En revanche, le décret anticipe sur un deuxième projet. Les points 2, 3 et 4 portent tous sur l’indemnisation des préjudices corporels, mais le point 1 est relatif à toute autre chose : « La réalisation d’évaluations rétrospectives et prospectives des politiques publiques en matière de responsabilité civile ou administrative ». Son imprécision avait été relevée par la CNIL dans son avis. Celle-ci avait noté que DataJust serait « déployé au sein du réseau privé virtuel justice (RPVJ) du ministère ». On voit mal le rôle du RPVJ, s’agissant d’arrêts d’appel fournis par les hautes juridictions, qui les ont déjà centralisés. Cette mention ne figure plus dans la version définitive du décret, mais semble indiquer que le ministère cherche à se donner les moyens de puiser dans des données de toutes sortes. Le ministère pourrait par exemple comparer les pratiques professionnelles des magistrats, une finalité qui exposerait à la prison le ré-utilisateur des décisions de justice mises à la disposition du public . Le décret ne prévoit opportunément pas d’effacer les noms et prénoms des magistrats alors qu’ils n’ont pas de raison de figurer, et ne figurent pas, dans la liste des données nécessaires au référentiel d’indemnisation des préjudices corporels. En revanche, il inclut explicitement, en dernière position de sa liste des données collectées, le numéro des décisions de justice. Cette donnée à fort pouvoir de ré-identification n’a sans doute pas plus d’intérêt que les noms des parties pour le référentiel d’indemnisation, mais pourrait servir à d’autres cas d’usage.
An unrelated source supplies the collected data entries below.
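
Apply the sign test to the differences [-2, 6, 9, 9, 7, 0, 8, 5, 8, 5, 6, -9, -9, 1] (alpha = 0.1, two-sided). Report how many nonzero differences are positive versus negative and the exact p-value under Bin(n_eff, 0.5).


Step 1: Discard zero differences. Original n = 14; n_eff = number of nonzero differences = 13.
Nonzero differences (with sign): -2, +6, +9, +9, +7, +8, +5, +8, +5, +6, -9, -9, +1
Step 2: Count signs: positive = 10, negative = 3.
Step 3: Under H0: P(positive) = 0.5, so the number of positives S ~ Bin(13, 0.5).
Step 4: Two-sided exact p-value = sum of Bin(13,0.5) probabilities at or below the observed probability = 0.092285.
Step 5: alpha = 0.1. reject H0.

n_eff = 13, pos = 10, neg = 3, p = 0.092285, reject H0.


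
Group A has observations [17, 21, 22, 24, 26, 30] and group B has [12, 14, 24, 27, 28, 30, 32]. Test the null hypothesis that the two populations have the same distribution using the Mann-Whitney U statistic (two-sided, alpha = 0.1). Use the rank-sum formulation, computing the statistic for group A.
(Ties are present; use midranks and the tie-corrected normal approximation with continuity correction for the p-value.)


Step 1: Combine and sort all 13 observations; assign midranks.
sorted (value, group): (12,Y), (14,Y), (17,X), (21,X), (22,X), (24,X), (24,Y), (26,X), (27,Y), (28,Y), (30,X), (30,Y), (32,Y)
ranks: 12->1, 14->2, 17->3, 21->4, 22->5, 24->6.5, 24->6.5, 26->8, 27->9, 28->10, 30->11.5, 30->11.5, 32->13
Step 2: Rank sum for X: R1 = 3 + 4 + 5 + 6.5 + 8 + 11.5 = 38.
Step 3: U_X = R1 - n1(n1+1)/2 = 38 - 6*7/2 = 38 - 21 = 17.
       U_Y = n1*n2 - U_X = 42 - 17 = 25.
Step 4: Ties are present, so use the tie-corrected normal approximation (with continuity correction) for the p-value.
Step 5: p-value = 0.616104; compare to alpha = 0.1. fail to reject H0.

U_X = 17, p = 0.616104, fail to reject H0 at alpha = 0.1.


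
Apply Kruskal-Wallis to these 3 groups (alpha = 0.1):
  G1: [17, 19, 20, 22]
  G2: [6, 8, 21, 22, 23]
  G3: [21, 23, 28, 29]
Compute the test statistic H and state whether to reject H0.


Step 1: Combine all N = 13 observations and assign midranks.
sorted (value, group, rank): (6,G2,1), (8,G2,2), (17,G1,3), (19,G1,4), (20,G1,5), (21,G2,6.5), (21,G3,6.5), (22,G1,8.5), (22,G2,8.5), (23,G2,10.5), (23,G3,10.5), (28,G3,12), (29,G3,13)
Step 2: Sum ranks within each group.
R_1 = 20.5 (n_1 = 4)
R_2 = 28.5 (n_2 = 5)
R_3 = 42 (n_3 = 4)
Step 3: H = 12/(N(N+1)) * sum(R_i^2/n_i) - 3(N+1)
     = 12/(13*14) * (20.5^2/4 + 28.5^2/5 + 42^2/4) - 3*14
     = 0.065934 * 708.513 - 42
     = 4.715110.
Step 4: Ties present; correction factor C = 1 - 18/(13^3 - 13) = 0.991758. Corrected H = 4.715110 / 0.991758 = 4.754294.
Step 5: Under H0, H ~ chi^2(2); p-value = 0.092815.
Step 6: alpha = 0.1. reject H0.

H = 4.7543, df = 2, p = 0.092815, reject H0.


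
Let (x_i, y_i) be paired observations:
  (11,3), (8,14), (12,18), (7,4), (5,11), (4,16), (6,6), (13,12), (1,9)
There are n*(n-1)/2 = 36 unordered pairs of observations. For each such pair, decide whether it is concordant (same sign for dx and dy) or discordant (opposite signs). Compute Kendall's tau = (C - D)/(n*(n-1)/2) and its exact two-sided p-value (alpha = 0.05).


Step 1: Enumerate the 36 unordered pairs (i,j) with i<j and classify each by sign(x_j-x_i) * sign(y_j-y_i).
  (1,2):dx=-3,dy=+11->D; (1,3):dx=+1,dy=+15->C; (1,4):dx=-4,dy=+1->D; (1,5):dx=-6,dy=+8->D
  (1,6):dx=-7,dy=+13->D; (1,7):dx=-5,dy=+3->D; (1,8):dx=+2,dy=+9->C; (1,9):dx=-10,dy=+6->D
  (2,3):dx=+4,dy=+4->C; (2,4):dx=-1,dy=-10->C; (2,5):dx=-3,dy=-3->C; (2,6):dx=-4,dy=+2->D
  (2,7):dx=-2,dy=-8->C; (2,8):dx=+5,dy=-2->D; (2,9):dx=-7,dy=-5->C; (3,4):dx=-5,dy=-14->C
  (3,5):dx=-7,dy=-7->C; (3,6):dx=-8,dy=-2->C; (3,7):dx=-6,dy=-12->C; (3,8):dx=+1,dy=-6->D
  (3,9):dx=-11,dy=-9->C; (4,5):dx=-2,dy=+7->D; (4,6):dx=-3,dy=+12->D; (4,7):dx=-1,dy=+2->D
  (4,8):dx=+6,dy=+8->C; (4,9):dx=-6,dy=+5->D; (5,6):dx=-1,dy=+5->D; (5,7):dx=+1,dy=-5->D
  (5,8):dx=+8,dy=+1->C; (5,9):dx=-4,dy=-2->C; (6,7):dx=+2,dy=-10->D; (6,8):dx=+9,dy=-4->D
  (6,9):dx=-3,dy=-7->C; (7,8):dx=+7,dy=+6->C; (7,9):dx=-5,dy=+3->D; (8,9):dx=-12,dy=-3->C
Step 2: C = 18, D = 18, total pairs = 36.
Step 3: tau = (C - D)/(n(n-1)/2) = (18 - 18)/36 = 0.000000.
Step 4: Exact two-sided p-value (enumerate n! = 362880 permutations of y under H0): p = 1.000000.
Step 5: alpha = 0.05. fail to reject H0.

tau_b = 0.0000 (C=18, D=18), p = 1.000000, fail to reject H0.


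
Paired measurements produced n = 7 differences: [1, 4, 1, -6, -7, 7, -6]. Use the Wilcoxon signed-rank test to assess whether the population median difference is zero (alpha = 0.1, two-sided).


Step 1: Drop any zero differences (none here) and take |d_i|.
|d| = [1, 4, 1, 6, 7, 7, 6]
Step 2: Midrank |d_i| (ties get averaged ranks).
ranks: |1|->1.5, |4|->3, |1|->1.5, |6|->4.5, |7|->6.5, |7|->6.5, |6|->4.5
Step 3: Attach original signs; sum ranks with positive sign and with negative sign.
W+ = 1.5 + 3 + 1.5 + 6.5 = 12.5
W- = 4.5 + 6.5 + 4.5 = 15.5
(Check: W+ + W- = 28 should equal n(n+1)/2 = 28.)
Step 4: Test statistic W = min(W+, W-) = 12.5.
Step 5: Ties in |d|, so use the tie-corrected normal approximation.
        E[W] = n(n+1)/4 = 7*8/4 = 14.
        Tie groups: |d|=1 (t=2), |d|=6 (t=2), |d|=7 (t=2); sum(t^3 - t) = 18.
        Var[W] = n(n+1)(2n+1)/24 - sum(t^3-t)/48 = 840/24 - 18/48 = 34.625.
        z = (W - E[W]) / sqrt(Var[W]) = (12.5 - 14) / 5.8843 = -0.2549.
        Two-sided p = 2*Phi(z) = 0.798788.
Step 6: alpha = 0.1. fail to reject H0.

W+ = 12.5, W- = 15.5, W = min = 12.5, p = 0.798788, fail to reject H0.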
De façon générale, ce point 1 permet au ministère de procéder à tous sortes d’analyses à partir des décisions de justice. Il n’a plus à se projeter comme ré-utilisateur potentiel des décisions de justice qui seront mises en open data, hormis en matière pénale, ni à se rendre tributaire d’un projet dont personne ne voit le bout. DataJust est un projet d’open data réservé au ministère.

Bruno Mathis, Chercheur associé au Centre européen de droit et d\'économie.